The section states that if after advertisement in accordance with Section 4 of this Act only one contractor or project proponent applied or submits a bid or proposal, or only one contractor or project proponent meets the prequalification requirements, the ministry, agency, corporation, body may undertake direct negotiation without competitive bidding for any contract to be entered into, pursuant to Section 1 of the Act.
It continued, “The consortium was thereafter requested to meet and resolve all their issues and present a common position for the purpose of negotiations and executing the PPP agreement with the government. They were unable to resolve their issues and sign the shareholder’s agreement as requested.
Ethiopian Airline has 49 percent; MRS Oil and Gas Limited, 15 percent; SAHCO, 15 percent; Federal Government, five percent while 16 percent had yet to be allotted
Recall that AON had gone to court seeking to stop the floating of the airline citing unfair competition and that ET will shortchange Nigeria.
Sirika however revealed that the prior discussions on the structure was that all the crew, pilots, engineers, and cabin crew must be Nigerians once they are competent.

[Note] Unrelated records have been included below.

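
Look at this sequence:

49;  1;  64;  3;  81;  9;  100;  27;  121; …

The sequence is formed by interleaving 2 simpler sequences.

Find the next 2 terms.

The terms cycle through 2 interleaved subsequences.
Stream A = 49, 64, 81, 100, 121: the squares 7², 8², 9², ….
Stream B = 1, 3, 9, 27: successive powers of 3.
Position 10 falls in stream B as its term 5, giving 81.
Position 11 → stream A, term 6 = 144.

81, 144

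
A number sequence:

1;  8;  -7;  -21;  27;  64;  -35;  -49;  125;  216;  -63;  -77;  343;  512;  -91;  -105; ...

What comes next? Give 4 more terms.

729, 1000, -119, -133

Positions follow the repeating pattern AABB; grouping by letter gives 2 tracks.
Subsequence A: 1, 8, 27, 64, 125, 216, 343, 512 — consecutive cubes n³ from n = 1.
Subsequence B: -7, -21, -35, -49, -63, -77, -91, -105 — linear: a_n = 7 − 14·n.
Term 17 comes from subsequence A (its 9th entry): 729.
Position 18 → subsequence A, term 10 = 1000.
Position 19 falls in subsequence B as its term 9, giving -119.
Position 20 falls in subsequence B as its term 10, giving -133.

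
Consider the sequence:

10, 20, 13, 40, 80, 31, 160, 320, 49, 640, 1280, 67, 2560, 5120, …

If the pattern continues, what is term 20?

Reading positions in blocks of 3 reveals the pattern AAB — 2 tracks woven together.
Track A is 10, 20, 40, 80, 160, 320, 640, 1280, 2560, 5120, which is a geometric progression (common ratio 2).
Track B is 13, 31, 49, 67, which is linear: a_n = -5 + 18·n.
The 20th slot belongs to track A; its 14th term is 81920.

81920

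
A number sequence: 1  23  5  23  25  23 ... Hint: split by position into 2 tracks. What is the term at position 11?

Positions 1, 3, 5, … form one subsequence and positions 2, 4, 6, … form another.
Stream A: 1, 5, 25. Powers of 5.
Stream B: 23, 23, 23. Constant 23.
Term 11 comes from stream A (its 6th entry): 3125.

3125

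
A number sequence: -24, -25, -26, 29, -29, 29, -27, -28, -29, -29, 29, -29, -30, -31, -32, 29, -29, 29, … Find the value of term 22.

-29

Positions follow the repeating pattern AAABBB; grouping by letter gives 2 tracks.
Stream A: -24, -25, -26, -27, -28, -29, -30, -31, -32 — linear: a_n = -23 − n.
Stream B: 29, -29, 29, -29, 29, -29, 29, -29, 29 — oscillating between 29 and -29.
The 22nd slot belongs to stream B; its 10th term is -29.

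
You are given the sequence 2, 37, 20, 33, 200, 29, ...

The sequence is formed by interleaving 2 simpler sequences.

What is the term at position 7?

Odd-indexed and even-indexed terms follow separate rules.
Stream A is 2, 20, 200, which is multiplying by 10 each time.
Stream B is 37, 33, 29, which is linear: a_n = 41 − 4·n.
Position 7 falls in stream A as its term 4, giving 2000.

2000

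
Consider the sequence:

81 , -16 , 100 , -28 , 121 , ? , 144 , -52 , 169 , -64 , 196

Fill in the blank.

-40

Positions 1, 3, 5, … form one subsequence and positions 2, 4, 6, … form another.
Stream A: 81, 100, 121, 144, 169, 196 — perfect squares starting at 9².
Stream B: -16, -28, ?, -52, -64 — arithmetic, step −12.
Stream B's pattern makes the blank -40.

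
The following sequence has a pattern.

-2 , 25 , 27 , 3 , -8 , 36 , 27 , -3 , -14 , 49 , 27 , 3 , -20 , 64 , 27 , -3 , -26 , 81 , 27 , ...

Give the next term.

Read the sequence 4 terms at a time; column i is its own pattern.
Stream A is -2, -8, -14, -20, -26, which is linear: a_n = 4 − 6·n.
Stream B is 25, 36, 49, 64, 81, which is consecutive squares n² from n = 5.
Stream C is 27, 27, 27, 27, 27, which is always 27.
Stream D is 3, -3, 3, -3, which is the oscillation 3·(−1)^(n+1).
The 20th slot belongs to stream D; its 5th term is 3.

3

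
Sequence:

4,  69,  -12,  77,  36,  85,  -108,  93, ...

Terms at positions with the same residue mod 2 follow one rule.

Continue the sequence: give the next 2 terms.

324, 101

Odd-indexed and even-indexed terms follow separate rules.
Track A = 4, -12, 36, -108: geometric with ratio -3.
Track B = 69, 77, 85, 93: adding 8 each time.
Term 9 comes from track A (its 5th entry): 324.
Term 10 comes from track B (its 5th entry): 101.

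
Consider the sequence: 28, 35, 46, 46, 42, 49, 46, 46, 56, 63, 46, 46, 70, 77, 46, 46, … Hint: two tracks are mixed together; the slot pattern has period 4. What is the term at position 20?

46

Reading positions in blocks of 4 reveals the pattern AABB — 2 tracks woven together.
Stream A is 28, 35, 42, 49, 56, 63, 70, 77, which is arithmetic with common difference +7.
Stream B is 46, 46, 46, 46, 46, 46, 46, 46, which is the constant sequence 46.
Position 20 falls in stream B as its term 10, giving 46.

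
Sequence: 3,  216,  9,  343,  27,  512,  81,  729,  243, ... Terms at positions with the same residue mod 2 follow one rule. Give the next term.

1000

Taking every 2nd term gives 2 separate tracks.
Track A = 3, 9, 27, 81, 243: powers 3^1, 3^2, 3^3, ….
Track B = 216, 343, 512, 729: the cubes 6³, 7³, 8³, ….
Position 10 falls in track B as its term 5, giving 1000.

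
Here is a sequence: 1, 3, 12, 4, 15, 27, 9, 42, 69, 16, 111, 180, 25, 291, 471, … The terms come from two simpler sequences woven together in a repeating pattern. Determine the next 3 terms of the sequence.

Positions follow the repeating pattern ABB; grouping by letter gives 2 tracks.
Stream A: 1, 4, 9, 16, 25 (perfect squares starting at 1²).
Stream B: 3, 12, 15, 27, 42, 69, 111, 180, 291, 471 (a Fibonacci-like recurrence a_n = a_{n-1} + a_{n-2}).
Position 16 → stream A, term 6 = 36.
Term 17 comes from stream B (its 11th entry): 762.
The 18th slot belongs to stream B; its 12th term is 1233.

36, 762, 1233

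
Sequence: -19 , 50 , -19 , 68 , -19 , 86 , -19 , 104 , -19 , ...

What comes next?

Odd-indexed and even-indexed terms follow separate rules.
Track A: -19, -19, -19, -19, -19. The constant sequence -19.
Track B: 50, 68, 86, 104. Arithmetic with common difference +18.
Term 10 comes from track B (its 5th entry): 122.

122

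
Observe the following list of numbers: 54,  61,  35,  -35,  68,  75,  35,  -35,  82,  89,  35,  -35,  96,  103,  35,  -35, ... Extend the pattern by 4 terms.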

On the management of the airline, it is the shareholders that will be decided who gets what. But the company will be operated within the law.
On AON’s claim that ET will be handed 15 years tax holidays for Nigeria Air, the ex-Minister had told Arise T V that it has been rescinded. It will operate and enjoy the same tax parameters as local airlines.

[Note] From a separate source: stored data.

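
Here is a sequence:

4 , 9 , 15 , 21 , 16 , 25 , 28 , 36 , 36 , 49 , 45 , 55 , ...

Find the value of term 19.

91

The slot pattern repeats as AABB (period 4), so there are 2 interleaved tracks.
Track A: 4, 9, 16, 25, 36, 49 (consecutive squares n² from n = 2).
Track B: 15, 21, 28, 36, 45, 55 (the triangular numbers T_5, T_6, …).
Position 19 falls in track B as its term 9, giving 91.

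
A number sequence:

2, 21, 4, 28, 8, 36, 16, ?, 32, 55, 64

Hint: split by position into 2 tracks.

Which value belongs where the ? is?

45

Odd-indexed and even-indexed terms follow separate rules.
Track A = 2, 4, 8, 16, 32, 64: multiplying by 2 each time.
Track B = 21, 28, 36, ?, 55: triangular numbers starting at T_6.
Filling track B at index 4 by its rule yields 45.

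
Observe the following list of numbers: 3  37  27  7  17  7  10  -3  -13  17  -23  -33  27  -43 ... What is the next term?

-53

The slot pattern repeats as ABB (period 3), so there are 2 interleaved tracks.
Track A is 3, 7, 10, 17, 27, which is each term equals the sum of the previous two.
Track B is 37, 27, 17, 7, -3, -13, -23, -33, -43, which is arithmetic with common difference −10.
Position 15 falls in track B as its term 10, giving -53.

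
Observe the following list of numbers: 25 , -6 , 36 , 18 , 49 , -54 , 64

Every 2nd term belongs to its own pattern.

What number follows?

162

Positions 1, 3, 5, … form one subsequence and positions 2, 4, 6, … form another.
Subsequence A: 25, 36, 49, 64 — consecutive squares n² from n = 5.
Subsequence B: -6, 18, -54 — a geometric progression (common ratio -3).
Term 8 comes from subsequence B (its 4th entry): 162.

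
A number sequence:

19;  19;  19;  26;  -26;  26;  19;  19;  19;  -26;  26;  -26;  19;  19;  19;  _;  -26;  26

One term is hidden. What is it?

Positions follow the repeating pattern AAABBB; grouping by letter gives 2 tracks.
Track A is 19, 19, 19, 19, 19, 19, 19, 19, 19, which is always 19.
Track B is 26, -26, 26, -26, 26, -26, ?, -26, 26, which is alternating ±26.
Filling track B at index 7 by its rule yields 26.

26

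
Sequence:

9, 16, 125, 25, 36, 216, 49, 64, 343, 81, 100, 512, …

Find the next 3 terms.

121, 144, 729

Reading positions in blocks of 3 reveals the pattern AAB — 2 tracks woven together.
Subsequence A = 9, 16, 25, 36, 49, 64, 81, 100: perfect squares starting at 3².
Subsequence B = 125, 216, 343, 512: perfect cubes starting at 5³.
Position 13 falls in subsequence A as its term 9, giving 121.
Position 14 → subsequence A, term 10 = 144.
The 15th slot belongs to subsequence B; its 5th term is 729.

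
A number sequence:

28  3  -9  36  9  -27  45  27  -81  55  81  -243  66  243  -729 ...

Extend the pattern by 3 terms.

The terms cycle through 3 interleaved subsequences.
Track A: 28, 36, 45, 55, 66 — the triangular numbers T_7, T_8, ….
Track B: 3, 9, 27, 81, 243 — powers 3^1, 3^2, 3^3, ….
Track C: -9, -27, -81, -243, -729 — multiplying by 3 each time.
Position 16 → track A, term 6 = 78.
Position 17 → track B, term 6 = 729.
Position 18 → track C, term 6 = -2187.

78, 729, -2187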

We have supported local airlines. 50 percent of local airlines came on board during our tenure. We have removed some taxes like customs duties and VAT on aircraft and spares. We have given them a bailout and more, this is unprecedented.
Industry analysts have hailed the choice of Ethiopian Airlines as the core investor because of their competence and capacity.
They said with the national carrier, the local airfare will reduce significantly as there will be effective competition with the local carriers who have held passengers, hostage.
“Ethiopians are masters of the game. They have been in business for over 77 years. They also posted profit during COVID when most airlines posted losses. In 2022 they posted a profit of $1bn. Once the AOC is ready, they will hit the ground running” Mr. David Akwu, an Economics analyst reechoed what the ex-minister had consistently said.
He also the gang up by some local airlines shows they don’t want to innovate and run their business in a cost-efficient and profitable manner.
“The Nigerian airlines need to retool their business model, finances, and corporate governance. Corporate governance in Nigerian airlines is zero hence the high mortality rate of local airlines” he stated.